The linguist and ethnographer John Swanton took dictation from the last great Haida-speaking storytellers, poets and historians from the fall of 1900 through the summer of 1901. Together they created a great treasury of Haida oral literature in written form.
Having worked for many years with these century-old manuscripts, linguist and poet Robert Bringhurst brings both rigorous scholarship and a literary voice to the English translation of John Swanton's careful work. He sets the stories in a rich context that reaches out to dozens of native oral literatures and to myth-telling traditions around the globe.
Attractively redesigned, this collection of First Nations oral literature is an important cultural record for future generations of Haida, scholars and other interested readers.
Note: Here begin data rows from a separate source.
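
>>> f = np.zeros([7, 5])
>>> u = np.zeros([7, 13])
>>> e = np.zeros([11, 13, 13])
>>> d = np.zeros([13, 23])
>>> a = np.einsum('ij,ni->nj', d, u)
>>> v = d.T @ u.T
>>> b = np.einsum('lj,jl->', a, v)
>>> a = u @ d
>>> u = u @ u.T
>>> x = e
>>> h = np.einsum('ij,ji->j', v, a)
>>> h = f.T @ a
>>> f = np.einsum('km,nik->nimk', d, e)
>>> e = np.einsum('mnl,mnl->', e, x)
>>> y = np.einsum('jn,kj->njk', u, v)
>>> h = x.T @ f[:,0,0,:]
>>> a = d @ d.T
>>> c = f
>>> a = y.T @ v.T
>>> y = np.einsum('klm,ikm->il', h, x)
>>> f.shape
(11, 13, 23, 13)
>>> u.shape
(7, 7)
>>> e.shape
()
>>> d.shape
(13, 23)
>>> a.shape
(23, 7, 23)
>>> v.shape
(23, 7)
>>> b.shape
()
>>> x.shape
(11, 13, 13)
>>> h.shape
(13, 13, 13)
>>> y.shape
(11, 13)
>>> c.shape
(11, 13, 23, 13)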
It won the Edward Sapir Prize, awarded by the Society for Linguistic Anthropology, and it was chosen as the Literary Editor's Book of the Year by the Times of London.
Bringhurst brings these works to life in the English language and sets them in a context just as rich as the stories themselves one that reaches out to dozens of Native American oral literatures, and to mythtelling traditions around the world.
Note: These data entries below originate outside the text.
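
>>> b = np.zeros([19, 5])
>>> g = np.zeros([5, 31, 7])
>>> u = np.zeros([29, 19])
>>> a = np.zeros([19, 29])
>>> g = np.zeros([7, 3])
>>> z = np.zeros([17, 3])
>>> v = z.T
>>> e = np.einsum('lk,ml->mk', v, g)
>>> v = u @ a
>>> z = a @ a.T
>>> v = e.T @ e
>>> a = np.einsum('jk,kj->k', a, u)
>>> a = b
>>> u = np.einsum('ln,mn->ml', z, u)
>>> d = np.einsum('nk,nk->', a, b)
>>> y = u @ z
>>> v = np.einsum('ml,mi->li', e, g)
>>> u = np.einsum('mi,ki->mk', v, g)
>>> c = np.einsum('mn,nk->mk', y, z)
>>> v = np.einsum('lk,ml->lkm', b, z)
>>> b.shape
(19, 5)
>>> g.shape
(7, 3)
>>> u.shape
(17, 7)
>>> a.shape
(19, 5)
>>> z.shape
(19, 19)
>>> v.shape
(19, 5, 19)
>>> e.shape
(7, 17)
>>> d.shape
()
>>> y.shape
(29, 19)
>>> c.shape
(29, 19)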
"The brilliant analysis of myth and culture will find its place alongside such popular investigations as Radin's The Trickster... A Story as Sharp as a Knife will make academics tremble with jealousy and students of myth-telling shiver with excitement."
"One of the most important books to grace Canadian literature in many years."
"Bringhurst's accomplishment is beyond praise... A Story as Sharp as a Knife merits a wide readership and a passionate response. It also deserves to win every literary award in sight."
"Bringhurst's achievement is gigantic, as well as heroic. It's one of those works that rearranges the inside of your head -- a profound meditation on the nature of oral poetry and myth, and on the habits of thought and feeling that inform them."
"Once in a while a book appears that changes the way we see things. This is such a book. Bringhurst reclaims an extraordinary body of literature and teaches us to hear its sinewy, haunting music. In the process, he rewrites North American literary history and lays a depth charge in the assumptions of cultural anthropology. Rigorous and enchanting, a Story as Sharp as a Knife is a superb adventure of the mind and imagination. I couldn't put it down."